Really sorry to have brought the subject up. I only wondered if anyone else was a 'silent sufferer'. Think everyone means well and for every one of you suffering too, thank you for your kind words and for offering support. CFS is so complex and unless it's happening to you I really don't think it's an easy one to grasp. No diet in the world will cure this. No ammount of exercise helps (my oh is a personal trainer and believe me for the last 3 years he's tried). In fact I am lucky if I can do any as fatigue sets in and I just can't. It's not about being lazy despite what some have suggested. I wish I could enjoy exercise, I wish I could go out and dance the night away 3 nights in a row like the rest of my friends. In fact, some days I wish it was that easy to get out of bed. And yes your right, the nhs are not great at diagnosing and supporting this illness. There is no blood test to confirm what it is. It is a series of different ailments, aches pains, muscle fatigue, weightless, insomnia, over sleeping and depression. I could name loads of associated things. think that's why it's just so hard to diagnose and accept as there is no actual test to diagnose.

Mine started after a catalogue of failings in my life. I split from my fiancé of 11 years, moved out of our family home, lost that side of my family, changed jobs and had a simple operation which left me with a horrible virus which destroyed my immune system. In the end I had such debilitating infections and needed my tonsils out. I have had 2 5 month periods off work as a result in 2 years And only went back to work as I couldn't support myself on half pay. I went on to have 5 operations in the 3 years since diagnosis for one thing and another and each time I find it harder to 'bounce back'.

Anyone who knows me will tell you how lively and happy I am....but inside I am knackered and often get depressed. Having CFS is not something I am lying down to, I did not chose to have the illness and nobody in their right mind would chose to lie down to it and not want to get better. So if I'm honest willowwisp-that's the bit that saddened me the most. U say nothing can be done unless the patient wants to get better. That's maybe true for some people but I'm willing to bet my life not one person on here wants to feel like utter shit and invite the doom and gloom into their life. I certainly never asked for this....guessing we are all the same.

Thanks to the girls who also share my want for CFS to be taken more seriously and as much as that would be great I seriously don't think we have much chance. I'm lucky to have the most amazing support from my very loving family and circle of friends but I realise some people have no support which must be impossible. I guess their love is what gets me through.

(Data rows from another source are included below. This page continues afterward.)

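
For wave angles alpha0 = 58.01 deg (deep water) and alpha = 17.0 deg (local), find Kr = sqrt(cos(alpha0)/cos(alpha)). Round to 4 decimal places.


Kr = sqrt(cos(alpha0) / cos(alpha))
cos(58.01) = 0.529771
cos(17.0) = 0.956305
Kr = sqrt(0.529771 / 0.956305)
Kr = sqrt(0.553977)
Kr = 0.7443

0.7443


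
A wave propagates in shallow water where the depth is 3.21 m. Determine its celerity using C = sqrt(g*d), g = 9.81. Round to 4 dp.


Using the shallow-water approximation:
C = sqrt(g * d) = sqrt(9.81 * 3.21)
C = sqrt(31.4901)
C = 5.6116 m/s

5.6116


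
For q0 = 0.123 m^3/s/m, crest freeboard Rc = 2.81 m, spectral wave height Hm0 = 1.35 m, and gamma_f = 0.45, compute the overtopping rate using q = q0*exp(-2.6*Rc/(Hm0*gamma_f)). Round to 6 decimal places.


q = q0 * exp(-2.6 * Rc / (Hm0 * gamma_f))
Exponent = -2.6 * 2.81 / (1.35 * 0.45)
= -2.6 * 2.81 / 0.6075
= -12.026337
exp(-12.026337) = 0.000006
q = 0.123 * 0.000006
q = 0.000001 m^3/s/m

0.000001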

Life is tough but I feel like I have been given the most amazing, lucky, special chance to think about something else other than CFS for a change... I honestly can not wait to meet our little person. Im Actually counting the sleeps till 7th June when we see D at our next scan. I bet you ladies are the same. What an amazing reason to get out of bed!

CFS is Rubbish-that's my fav way of describing it too. But then so is any chronic illness so for that I really am sorry for anyone who suffers from anything, not just cfs for I would not wish this on anyone!

Just wanted to say thanks again for the support. We should start a wee CFS club. Haha! Hope everyone gets as much rest as they can and the remainder of their pregnancies goes well. I know the love for my little D will keep me going through it all.